On a wide range of bacteria, yeasts, molds and viruses.
Fast killing has an effect.
Do not be affected by environmental factors: it is active in the presence of organic matter such as blood, sputum and feces. And when used simultaneously with soap and other compatible chemicals b
Have the least risk to human health (user and patient).
Have good cleansing properties.

Ability to dilute in water.

Stable in concentrated and dilute state.
Product guide labels are clear enough and usable.
Does not cause corrosion on tools and metal surfaces and does not damage other items such as fabric, rubber and plastic and..
Create a lasting effect on surfaces by creating an antimicrobial layer.
Do not cause skin allergies.
Not harmful to the environment.

In long-term use, resistant strains do not develop n.
General Classification of Disinfectants and Disinfectants • High Level Disinfectants • Medium Level Disinfectants • Low Level Disinfectants

High level disinfectants:

Hydrogen peroxide: Effects on a wide range of organisms, including bacteria, fungi, yeasts, viruses and spores.

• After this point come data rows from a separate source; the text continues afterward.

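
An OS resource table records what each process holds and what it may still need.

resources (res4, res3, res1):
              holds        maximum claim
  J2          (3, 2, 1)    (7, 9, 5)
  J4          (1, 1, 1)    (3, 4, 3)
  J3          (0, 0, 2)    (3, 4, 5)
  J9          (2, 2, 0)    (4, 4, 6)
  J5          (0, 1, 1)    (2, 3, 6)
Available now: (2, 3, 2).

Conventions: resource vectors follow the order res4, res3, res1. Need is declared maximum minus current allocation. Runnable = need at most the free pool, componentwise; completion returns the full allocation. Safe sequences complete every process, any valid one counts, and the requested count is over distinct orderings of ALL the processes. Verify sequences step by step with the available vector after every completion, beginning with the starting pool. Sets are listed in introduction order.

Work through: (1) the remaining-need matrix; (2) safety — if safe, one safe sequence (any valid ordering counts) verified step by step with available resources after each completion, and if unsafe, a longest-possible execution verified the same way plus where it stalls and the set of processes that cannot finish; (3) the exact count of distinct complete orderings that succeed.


(1) Need matrix, components ordered res4, res3, res1:
  J2: (4, 7, 4)
  J4: (2, 3, 2)
  J3: (3, 4, 3)
  J9: (2, 2, 6)
  J5: (2, 2, 5)
(2) SAFE — a valid safe sequence is J4, J3, J5, J9, J2.
Key observation: J4 is the earliest step where a requested resource binds exactly: need (2, 3, 2), pool (2, 3, 2) at its turn.
Check, step by step:
  pool = (2, 3, 2)
  J4 needs (2, 3, 2) <= (2, 3, 2) -> finishes; pool += (1, 1, 1) = (3, 4, 3)
  J3 needs (3, 4, 3) <= (3, 4, 3) -> finishes; pool += (0, 0, 2) = (3, 4, 5)
  J5 needs (2, 2, 5) <= (3, 4, 5) -> finishes; pool += (0, 1, 1) = (3, 5, 6)
  J9 needs (2, 2, 6) <= (3, 5, 6) -> finishes; pool += (2, 2, 0) = (5, 7, 6)
  J2 needs (4, 7, 4) <= (5, 7, 6) -> finishes; pool += (3, 2, 1) = (8, 9, 7)
(3) The exact count: 1 of the possible complete orderings is a safe sequence.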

And arthroscopes) are used in automatic devices. Glutaraldehyde: Glutaraldehyde is a saturated dialdehyde that has gained much acceptance as a high-level disinfectant and chemical sterilizer. Formaldehyde: This solution is carcinogenic and should not be in direct contact with it during use. Medium-level disinfectants • Chlorine and chlorine compounds: Hypochlorites are the most widely used chlorinated disinfectants. Iodine and Iodine Compounds: Iodophore is a combination of iodine and solvent or carrier agents, the resulting set of which provides a continuous release tank and releases small amounts of free iodine into aqueous solution. Alcohols: Alcohols have faster bactericidal properties than other bacteriostatic agents against vegetative bacteria. Low-level disinfectants • Phenolphenol and compounds: Phenol derivatives are formed when a group of alkyl, phenyl, benzyl and halogen replaces one of the hydrogen atoms on the aromatic ring. Quaternary ammonium compounds: Quaternary ammonium compounds are widely used as disinfectants, but should not be used as antiseptics.